The expression:
(+) <$> (+3) <*> (*100)
will use the Functor and Applicative instances for a function in Haskell. Indeed, a -> b is short for (->) a b with (->) a type constructor. So we can define instances as Functor (->) a to work with a function. The Functor [src] and Applicative [src] instances are defined as:
instance Functor ((->) r) where
fmap = (.)
instance Applicative ((->) r) where
pure = const
(<*>) f g x = f x (g x)
liftA2 q f g x = q (f x) (g x)
The fmap on a function thus acts as a "post-processor": it convers a function a -> b into a function a -> c if the first operand is a function b -> c by applying that function on the result of the first function.
The Applicative will take two functions f :: a -> b -> c and g :: a -> b and thus construct a function that maps x on f x (g x).

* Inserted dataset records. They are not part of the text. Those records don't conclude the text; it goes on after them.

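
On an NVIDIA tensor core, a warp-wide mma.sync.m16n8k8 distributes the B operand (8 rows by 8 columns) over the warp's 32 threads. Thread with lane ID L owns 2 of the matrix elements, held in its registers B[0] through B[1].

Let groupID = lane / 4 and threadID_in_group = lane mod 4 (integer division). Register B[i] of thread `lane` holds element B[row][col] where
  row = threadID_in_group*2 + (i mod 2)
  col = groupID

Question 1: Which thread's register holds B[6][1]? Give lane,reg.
7,0

c=1⇒gr=1  r=6⇒th=3,odd=0
L=1*4+3=7  i=0=0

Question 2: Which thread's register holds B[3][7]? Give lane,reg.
c=7→G=7  r=3→T=1,p=1
L=7*4+1=29  i=1=1

29,1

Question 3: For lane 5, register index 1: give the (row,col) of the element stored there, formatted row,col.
3,1

lane 5: G=1 (5/4), T=1 (5%4)
i=1: r=1*2+1=3, c=G=1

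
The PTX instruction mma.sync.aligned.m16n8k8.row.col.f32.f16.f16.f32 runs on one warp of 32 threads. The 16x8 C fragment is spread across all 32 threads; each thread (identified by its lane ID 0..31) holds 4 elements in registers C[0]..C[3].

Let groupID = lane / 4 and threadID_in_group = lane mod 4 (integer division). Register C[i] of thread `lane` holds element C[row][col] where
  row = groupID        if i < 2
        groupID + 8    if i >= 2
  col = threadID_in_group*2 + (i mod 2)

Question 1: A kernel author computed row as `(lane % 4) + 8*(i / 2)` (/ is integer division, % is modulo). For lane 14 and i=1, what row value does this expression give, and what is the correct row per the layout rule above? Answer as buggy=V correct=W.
buggy=2 correct=3

`(lane % 4) + 8*(i / 2)`[14,1]→2
lane 14: G=3 (14/4), T=2 (14%4)
i=1: r=3+0=3, c=2*2+1=5
row: 2 vs 3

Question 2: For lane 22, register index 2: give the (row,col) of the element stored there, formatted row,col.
13,4

lane 22: gid=5 (22/4), tid=2 (22%4)
i=2: r=5+8=13, c=2*2+0=4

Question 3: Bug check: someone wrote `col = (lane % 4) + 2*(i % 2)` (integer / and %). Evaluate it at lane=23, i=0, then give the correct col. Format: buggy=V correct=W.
buggy=3 correct=6

`(lane % 4) + 2*(i % 2)`[23,0]=>3
lane 23: grp=5 (23/4), tig=3 (23%4)
i=0: r=5+0=5, c=3*2+0=6
col: 3 vs 6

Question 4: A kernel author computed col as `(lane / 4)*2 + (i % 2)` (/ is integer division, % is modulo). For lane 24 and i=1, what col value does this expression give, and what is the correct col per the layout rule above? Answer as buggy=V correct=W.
`(lane / 4)*2 + (i % 2)`[24,1]=>13
lane 24=>24/4=6, 24 mod 4=0
i=1  r:6+0=>6  c:2·0+1=>1
col: 13 vs 1

buggy=13 correct=1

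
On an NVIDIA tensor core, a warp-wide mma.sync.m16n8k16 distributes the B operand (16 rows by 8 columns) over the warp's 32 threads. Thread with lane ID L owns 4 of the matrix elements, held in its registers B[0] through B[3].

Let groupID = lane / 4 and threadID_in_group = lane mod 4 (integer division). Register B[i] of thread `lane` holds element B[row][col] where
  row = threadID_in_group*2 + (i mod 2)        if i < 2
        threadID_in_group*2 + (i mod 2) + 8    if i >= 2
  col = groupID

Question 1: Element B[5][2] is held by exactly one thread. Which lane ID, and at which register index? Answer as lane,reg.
10,1

c=2->g=2  r=5->rb=0,t=2,b0=1
L=2*4+2=10  i=0*2+1=1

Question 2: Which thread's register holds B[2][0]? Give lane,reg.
1,0

c=0→G=0  r=2→rhi=0,T=1,p=0
L=0*4+1=1  i=0*2+0=0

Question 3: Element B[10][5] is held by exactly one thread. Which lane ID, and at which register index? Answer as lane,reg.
c: 5->gid=5  r: 10->r8=1,tid=1,i&1=0
L=5*4+1=21  i=1*2+0=2

21,2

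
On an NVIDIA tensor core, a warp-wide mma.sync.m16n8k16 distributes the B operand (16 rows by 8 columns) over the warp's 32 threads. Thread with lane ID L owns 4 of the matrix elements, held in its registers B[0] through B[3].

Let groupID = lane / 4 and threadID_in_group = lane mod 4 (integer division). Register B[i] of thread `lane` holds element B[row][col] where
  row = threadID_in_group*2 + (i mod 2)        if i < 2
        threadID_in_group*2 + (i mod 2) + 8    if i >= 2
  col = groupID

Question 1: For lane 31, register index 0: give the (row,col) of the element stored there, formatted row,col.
6,7

lane 31⇒31/4=7, 31 mod 4=3
i=0  r:2·3+0+0⇒6  c:7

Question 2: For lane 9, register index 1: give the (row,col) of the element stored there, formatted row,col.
lane 9: gid=2 (9/4), tid=1 (9%4)
i=1: r=1*2+1+0=3, c=gid=2

3,2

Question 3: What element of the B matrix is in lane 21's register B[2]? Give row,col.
10,5

L=21->gid=21>>2=5, tid=21&3=1
[2]->row 1·2+0+8=10  col gid=5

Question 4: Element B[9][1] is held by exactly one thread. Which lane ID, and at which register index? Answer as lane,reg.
c=1⇒gr=1  r=9⇒Rb=1,th=0,odd=1
L=1*4+0=4  i=1*2+1=3

4,3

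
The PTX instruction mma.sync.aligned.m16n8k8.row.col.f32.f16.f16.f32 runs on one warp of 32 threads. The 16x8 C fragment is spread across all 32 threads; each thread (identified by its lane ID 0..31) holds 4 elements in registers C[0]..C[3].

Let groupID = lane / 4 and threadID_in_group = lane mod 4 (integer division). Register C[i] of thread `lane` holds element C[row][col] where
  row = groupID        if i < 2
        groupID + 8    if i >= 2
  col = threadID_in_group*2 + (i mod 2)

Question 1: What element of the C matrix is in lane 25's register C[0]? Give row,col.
6,2

lane 25→25/4=6, 25 mod 4=1
i=0  r:6+0→6  c:2·1+0→2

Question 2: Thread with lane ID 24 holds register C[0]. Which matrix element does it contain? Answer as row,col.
6,0

lane 24→24/4=6, 24 mod 4=0
i=0  r:6+0→6  c:2·0+0→0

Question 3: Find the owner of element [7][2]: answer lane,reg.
29,0

r: 7->gid=7,r8=0  c: 2->tid=1,i&1=0
L=7*4+1=29  i=0*2+0=0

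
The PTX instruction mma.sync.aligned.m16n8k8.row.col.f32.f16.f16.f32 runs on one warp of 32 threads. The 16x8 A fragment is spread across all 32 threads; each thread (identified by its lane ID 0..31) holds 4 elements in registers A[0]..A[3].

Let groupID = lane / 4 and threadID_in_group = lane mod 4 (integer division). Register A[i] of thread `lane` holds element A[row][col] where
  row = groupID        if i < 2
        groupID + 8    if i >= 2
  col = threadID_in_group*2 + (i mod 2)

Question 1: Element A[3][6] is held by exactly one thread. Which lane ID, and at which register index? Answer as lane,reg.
15,0

r=3->g=3,rb=0  c=6->t=3,b0=0
L=3*4+3=15  i=0*2+0=0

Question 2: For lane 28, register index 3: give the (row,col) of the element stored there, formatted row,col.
lane 28: grp=7 (28/4), tig=0 (28%4)
i=3: r=7+8=15, c=0*2+1=1

15,1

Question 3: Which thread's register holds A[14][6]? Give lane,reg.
r: 14->gid=6,r8=1  c: 6->tid=3,i&1=0
L=6*4+3=27  i=1*2+0=2

27,2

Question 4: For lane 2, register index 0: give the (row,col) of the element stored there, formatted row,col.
0,4

2: gr=0,th=2
[0] (0+0,2*2+0) = (0,4)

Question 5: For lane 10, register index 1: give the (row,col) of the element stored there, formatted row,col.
10: gr=2,th=2
[1] (2+0,2*2+1) = (2,5)

2,5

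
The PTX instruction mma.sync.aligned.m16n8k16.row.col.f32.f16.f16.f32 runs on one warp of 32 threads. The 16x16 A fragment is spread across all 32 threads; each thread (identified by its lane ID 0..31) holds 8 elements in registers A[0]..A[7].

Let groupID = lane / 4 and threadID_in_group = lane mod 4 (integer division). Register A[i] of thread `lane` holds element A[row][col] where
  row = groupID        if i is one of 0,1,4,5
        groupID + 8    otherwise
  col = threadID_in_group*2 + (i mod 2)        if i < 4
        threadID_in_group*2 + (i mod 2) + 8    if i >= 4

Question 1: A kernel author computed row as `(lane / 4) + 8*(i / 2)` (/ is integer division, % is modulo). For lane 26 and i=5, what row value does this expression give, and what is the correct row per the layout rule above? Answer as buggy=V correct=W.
buggy=22 correct=6

`(lane / 4) + 8*(i / 2)`[26,5]⇒22
L=26⇒gr=26>>2=6, th=26&3=2
[5]⇒row 6+0=6  col 2·2+1+8=13
row: 22 vs 6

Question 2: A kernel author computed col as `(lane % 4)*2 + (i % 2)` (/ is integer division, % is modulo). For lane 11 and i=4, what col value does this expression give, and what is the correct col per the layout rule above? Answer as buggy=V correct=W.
buggy=6 correct=14

`(lane % 4)*2 + (i % 2)`[11,4]->6
lane 11: g=2 (11/4), t=3 (11%4)
i=4: r=2+0=2, c=3*2+0+8=14
col: 6 vs 14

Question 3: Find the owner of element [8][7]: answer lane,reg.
r=8→G=0,rhi=1  c=7→chi=0,T=3,p=1
L=0*4+3=3  i=0*4+1*2+1=3

3,3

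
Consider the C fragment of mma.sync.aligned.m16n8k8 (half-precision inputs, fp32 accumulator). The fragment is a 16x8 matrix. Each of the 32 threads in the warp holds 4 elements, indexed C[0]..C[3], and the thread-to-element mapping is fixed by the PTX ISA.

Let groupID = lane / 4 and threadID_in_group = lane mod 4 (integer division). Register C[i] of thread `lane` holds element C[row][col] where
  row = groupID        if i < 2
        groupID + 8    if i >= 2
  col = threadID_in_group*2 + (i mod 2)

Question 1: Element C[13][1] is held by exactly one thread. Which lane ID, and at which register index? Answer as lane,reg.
20,3

r=13->g=5,rb=1  c=1->t=0,b0=1
L=5*4+0=20  i=1*2+1=3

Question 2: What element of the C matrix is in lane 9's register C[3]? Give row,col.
10,3

lane 9→9/4=2, 9 mod 4=1
i=3  r:2+8→10  c:2·1+1→3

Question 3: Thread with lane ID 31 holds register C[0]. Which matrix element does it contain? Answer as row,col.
L=31→G=31>>2=7, T=31&3=3
[0]→row 7+0=7  col 3·2+0=6

7,6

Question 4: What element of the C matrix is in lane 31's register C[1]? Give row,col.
7,7

L=31->g=31>>2=7, t=31&3=3
[1]->row 7+0=7  col 3·2+1=7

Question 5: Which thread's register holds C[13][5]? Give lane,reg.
22,3

r:13=>grp=5,rB=1  c:5=>tig=2,lo=1
L=5*4+2=22  i=1*2+1=3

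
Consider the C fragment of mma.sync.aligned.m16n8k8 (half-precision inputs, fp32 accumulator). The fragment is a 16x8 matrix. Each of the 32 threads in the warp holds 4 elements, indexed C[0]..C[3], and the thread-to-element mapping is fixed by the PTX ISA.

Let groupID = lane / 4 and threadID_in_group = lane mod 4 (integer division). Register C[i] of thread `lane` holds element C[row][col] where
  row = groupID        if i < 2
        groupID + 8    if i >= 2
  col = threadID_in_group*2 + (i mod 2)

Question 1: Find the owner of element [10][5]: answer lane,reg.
r=10⇒gr=2,Rb=1  c=5⇒th=2,odd=1
L=2*4+2=10  i=1*2+1=3

10,3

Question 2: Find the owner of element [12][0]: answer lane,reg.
16,2

r:12=>grp=4,rB=1  c:0=>tig=0,lo=0
L=4*4+0=16  i=1*2+0=2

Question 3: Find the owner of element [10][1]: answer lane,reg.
r:10=>grp=2,rB=1  c:1=>tig=0,lo=1
L=2*4+0=8  i=1*2+1=3

8,3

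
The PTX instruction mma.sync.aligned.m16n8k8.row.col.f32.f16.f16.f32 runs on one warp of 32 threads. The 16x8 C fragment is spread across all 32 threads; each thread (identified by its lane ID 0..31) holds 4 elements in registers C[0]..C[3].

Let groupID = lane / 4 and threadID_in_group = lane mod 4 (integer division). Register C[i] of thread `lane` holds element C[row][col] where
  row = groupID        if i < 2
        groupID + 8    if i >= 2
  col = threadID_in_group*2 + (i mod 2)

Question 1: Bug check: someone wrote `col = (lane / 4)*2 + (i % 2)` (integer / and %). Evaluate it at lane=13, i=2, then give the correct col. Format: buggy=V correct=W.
`(lane / 4)*2 + (i % 2)`[13,2]->6
lane 13->13/4=3, 13 mod 4=1
i=2  r:3+8->11  c:2·1+0->2
col: 6 vs 2

buggy=6 correct=2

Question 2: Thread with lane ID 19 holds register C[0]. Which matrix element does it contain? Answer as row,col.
4,6

lane 19->19/4=4, 19 mod 4=3
i=0  r:4+0->4  c:2·3+0->6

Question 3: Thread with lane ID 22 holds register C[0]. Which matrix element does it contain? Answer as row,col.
5,4

lane 22: g=5 (22/4), t=2 (22%4)
i=0: r=5+0=5, c=2*2+0=4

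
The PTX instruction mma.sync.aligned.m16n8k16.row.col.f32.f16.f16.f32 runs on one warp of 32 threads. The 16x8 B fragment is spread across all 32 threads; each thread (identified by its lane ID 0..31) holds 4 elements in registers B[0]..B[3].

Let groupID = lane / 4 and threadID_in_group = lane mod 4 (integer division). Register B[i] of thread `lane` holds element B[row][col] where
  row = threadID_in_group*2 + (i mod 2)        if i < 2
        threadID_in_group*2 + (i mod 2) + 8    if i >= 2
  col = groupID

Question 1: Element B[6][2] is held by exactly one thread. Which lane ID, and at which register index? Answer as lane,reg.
c:2=>grp=2  r:6=>rB=0,tig=3,lo=0
L=2*4+3=11  i=0*2+0=0

11,0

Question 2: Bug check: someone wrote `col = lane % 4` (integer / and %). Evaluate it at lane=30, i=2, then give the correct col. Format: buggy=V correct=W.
`lane % 4`[30,2]→2
lane 30→30/4=7, 30 mod 4=2
i=2  r:2·2+0+8→12  c:7
col: 2 vs 7

buggy=2 correct=7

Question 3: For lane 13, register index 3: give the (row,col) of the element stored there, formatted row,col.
11,3

lane 13: gid=3 (13/4), tid=1 (13%4)
i=3: r=1*2+1+8=11, c=gid=3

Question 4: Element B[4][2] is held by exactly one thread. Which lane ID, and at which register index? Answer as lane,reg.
10,0

c:2=>grp=2  r:4=>rB=0,tig=2,lo=0
L=2*4+2=10  i=0*2+0=0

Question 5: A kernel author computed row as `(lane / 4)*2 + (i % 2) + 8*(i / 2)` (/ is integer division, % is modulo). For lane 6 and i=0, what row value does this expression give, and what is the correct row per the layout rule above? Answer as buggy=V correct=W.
buggy=2 correct=4

`(lane / 4)*2 + (i % 2) + 8*(i / 2)`[6,0]→2
L=6→G=6>>2=1, T=6&3=2
[0]→row 2·2+0+0=4  col G=1
row: 2 vs 4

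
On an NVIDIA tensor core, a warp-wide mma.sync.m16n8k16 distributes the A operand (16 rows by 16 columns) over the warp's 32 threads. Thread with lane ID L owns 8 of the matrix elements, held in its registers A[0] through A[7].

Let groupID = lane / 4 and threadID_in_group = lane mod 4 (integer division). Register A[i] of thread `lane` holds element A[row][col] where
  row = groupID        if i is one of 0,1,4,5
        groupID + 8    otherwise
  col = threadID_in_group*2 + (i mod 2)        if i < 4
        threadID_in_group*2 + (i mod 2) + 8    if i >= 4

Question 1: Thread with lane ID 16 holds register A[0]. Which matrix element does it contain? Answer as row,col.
lane 16: grp=4 (16/4), tig=0 (16%4)
i=0: r=4+0=4, c=0*2+0+0=0

4,0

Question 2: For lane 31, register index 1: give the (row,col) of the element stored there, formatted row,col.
7,7

lane 31->31/4=7, 31 mod 4=3
i=1  r:7+0->7  c:2·3+1+0->7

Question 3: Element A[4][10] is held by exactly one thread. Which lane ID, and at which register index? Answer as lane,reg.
r:4=>grp=4,rB=0  c:10=>cB=1,tig=1,lo=0
L=4*4+1=17  i=1*4+0*2+0=4

17,4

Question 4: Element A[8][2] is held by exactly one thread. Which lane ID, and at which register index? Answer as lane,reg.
r=8→G=0,rhi=1  c=2→chi=0,T=1,p=0
L=0*4+1=1  i=0*4+1*2+0=2

1,2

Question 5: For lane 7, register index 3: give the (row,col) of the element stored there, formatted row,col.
9,7

L=7→G=7>>2=1, T=7&3=3
[3]→row 1+8=9  col 3·2+1+0=7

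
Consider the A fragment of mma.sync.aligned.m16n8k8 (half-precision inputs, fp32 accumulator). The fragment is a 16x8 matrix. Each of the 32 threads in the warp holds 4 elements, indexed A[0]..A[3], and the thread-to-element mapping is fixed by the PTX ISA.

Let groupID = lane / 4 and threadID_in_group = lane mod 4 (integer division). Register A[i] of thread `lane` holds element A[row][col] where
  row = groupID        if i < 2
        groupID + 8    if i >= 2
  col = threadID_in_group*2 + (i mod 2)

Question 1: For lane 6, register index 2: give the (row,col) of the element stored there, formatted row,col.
9,4

6: G=1,T=2
[2] (1+8,2*2+0) = (9,4)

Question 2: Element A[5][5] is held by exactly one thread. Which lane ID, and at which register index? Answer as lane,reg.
r=5->g=5,rb=0  c=5->t=2,b0=1
L=5*4+2=22  i=0*2+1=1

22,1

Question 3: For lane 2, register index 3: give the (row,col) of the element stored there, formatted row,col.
8,5

L=2->g=2>>2=0, t=2&3=2
[3]->row 0+8=8  col 2·2+1=5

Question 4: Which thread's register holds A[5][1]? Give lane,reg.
r=5→G=5,rhi=0  c=1→T=0,p=1
L=5*4+0=20  i=0*2+1=1

20,1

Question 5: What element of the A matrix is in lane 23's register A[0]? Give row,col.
5,6

L=23→G=23>>2=5, T=23&3=3
[0]→row 5+0=5  col 3·2+0=6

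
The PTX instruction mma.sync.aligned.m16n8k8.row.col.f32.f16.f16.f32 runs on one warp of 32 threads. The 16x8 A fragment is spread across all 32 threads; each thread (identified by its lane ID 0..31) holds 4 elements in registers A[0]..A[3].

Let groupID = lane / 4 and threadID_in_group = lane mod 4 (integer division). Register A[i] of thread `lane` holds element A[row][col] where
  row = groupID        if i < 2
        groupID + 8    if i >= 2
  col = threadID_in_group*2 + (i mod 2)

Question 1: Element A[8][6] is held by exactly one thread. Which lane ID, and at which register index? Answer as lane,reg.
r:8=>grp=0,rB=1  c:6=>tig=3,lo=0
L=0*4+3=3  i=1*2+0=2

3,2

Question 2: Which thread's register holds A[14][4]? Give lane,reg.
r=14→G=6,rhi=1  c=4→T=2,p=0
L=6*4+2=26  i=1*2+0=2

26,2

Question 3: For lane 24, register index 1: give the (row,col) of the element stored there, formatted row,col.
lane 24→24/4=6, 24 mod 4=0
i=1  r:6+0→6  c:2·0+1→1

6,1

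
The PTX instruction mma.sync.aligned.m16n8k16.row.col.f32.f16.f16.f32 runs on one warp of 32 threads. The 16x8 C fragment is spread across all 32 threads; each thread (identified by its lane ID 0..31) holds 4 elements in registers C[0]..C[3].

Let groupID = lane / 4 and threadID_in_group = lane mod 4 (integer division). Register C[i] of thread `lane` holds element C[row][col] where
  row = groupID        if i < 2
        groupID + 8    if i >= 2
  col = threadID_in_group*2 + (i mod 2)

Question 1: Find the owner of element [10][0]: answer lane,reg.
r:10=>grp=2,rB=1  c:0=>tig=0,lo=0
L=2*4+0=8  i=1*2+0=2

8,2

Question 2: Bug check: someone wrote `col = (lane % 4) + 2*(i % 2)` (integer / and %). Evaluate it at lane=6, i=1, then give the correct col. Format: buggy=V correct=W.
`(lane % 4) + 2*(i % 2)`[6,1]⇒4
6: gr=1,th=2
[1] (1+0,2*2+1) = (1,5)
col: 4 vs 5

buggy=4 correct=5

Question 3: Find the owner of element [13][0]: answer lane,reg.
20,2

r=13→G=5,rhi=1  c=0→T=0,p=0
L=5*4+0=20  i=1*2+0=2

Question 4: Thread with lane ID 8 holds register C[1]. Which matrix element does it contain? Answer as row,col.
lane 8->8/4=2, 8 mod 4=0
i=1  r:2+0->2  c:2·0+1->1

2,1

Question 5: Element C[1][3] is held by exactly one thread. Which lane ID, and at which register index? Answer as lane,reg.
r=1→G=1,rhi=0  c=3→T=1,p=1
L=1*4+1=5  i=0*2+1=1

5,1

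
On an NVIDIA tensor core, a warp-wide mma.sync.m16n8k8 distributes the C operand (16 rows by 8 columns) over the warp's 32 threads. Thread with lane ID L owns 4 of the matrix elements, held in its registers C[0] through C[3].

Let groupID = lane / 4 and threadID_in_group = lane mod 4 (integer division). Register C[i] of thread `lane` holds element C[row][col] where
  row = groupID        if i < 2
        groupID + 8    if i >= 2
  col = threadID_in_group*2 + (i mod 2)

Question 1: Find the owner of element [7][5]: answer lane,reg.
r=7→G=7,rhi=0  c=5→T=2,p=1
L=7*4+2=30  i=0*2+1=1

30,1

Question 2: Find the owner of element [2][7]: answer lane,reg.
11,1

r=2->g=2,rb=0  c=7->t=3,b0=1
L=2*4+3=11  i=0*2+1=1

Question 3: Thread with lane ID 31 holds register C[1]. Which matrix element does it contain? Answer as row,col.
31: gid=7,tid=3
[1] (7+0,3*2+1) = (7,7)

7,7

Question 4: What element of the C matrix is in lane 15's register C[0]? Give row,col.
3,6

15: g=3,t=3
[0] (3+0,3*2+0) = (3,6)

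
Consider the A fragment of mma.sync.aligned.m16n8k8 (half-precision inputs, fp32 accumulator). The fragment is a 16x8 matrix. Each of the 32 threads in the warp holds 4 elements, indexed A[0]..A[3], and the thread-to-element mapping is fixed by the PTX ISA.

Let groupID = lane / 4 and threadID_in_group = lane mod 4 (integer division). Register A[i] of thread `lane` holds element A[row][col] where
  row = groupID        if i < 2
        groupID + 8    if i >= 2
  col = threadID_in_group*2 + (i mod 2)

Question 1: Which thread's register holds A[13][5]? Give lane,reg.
22,3

r:13=>grp=5,rB=1  c:5=>tig=2,lo=1
L=5*4+2=22  i=1*2+1=3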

If we thus look at the expression:
(+) <$> (+3) <*> (*100)
Then this is equivalent to:
(<*>) (fmap (+) (+3)) (*100)
The fmap thus is equivalent to (.), so this is:
(<*>) ((+) . (+3)) (*100)
or:
(<*>) (\x -> ((x+3) +)) (*100)
which is equivalent to:
\y -> (\x -> ((x+3) +)) y ((*100) y)
We can simplify this to:
\y -> (y+3) +) (y*100)
and thus:
\y -> (y+3) + (y*100)
It thus produces a function will map y to y + 3 + (y * 100). It will thus apply y to both (+3) and (*100) and then adds these together because of the (+) before the <$>.
The rule in general is thus that:
g <$> f1 <*> f2 <*> … <*> fn
with fi :: a -> bi and g :: b1 -> b2 -> … -> bn -> c, then it creates a function that will map a variable x to g (f1 x) (f2 x) … (fn x).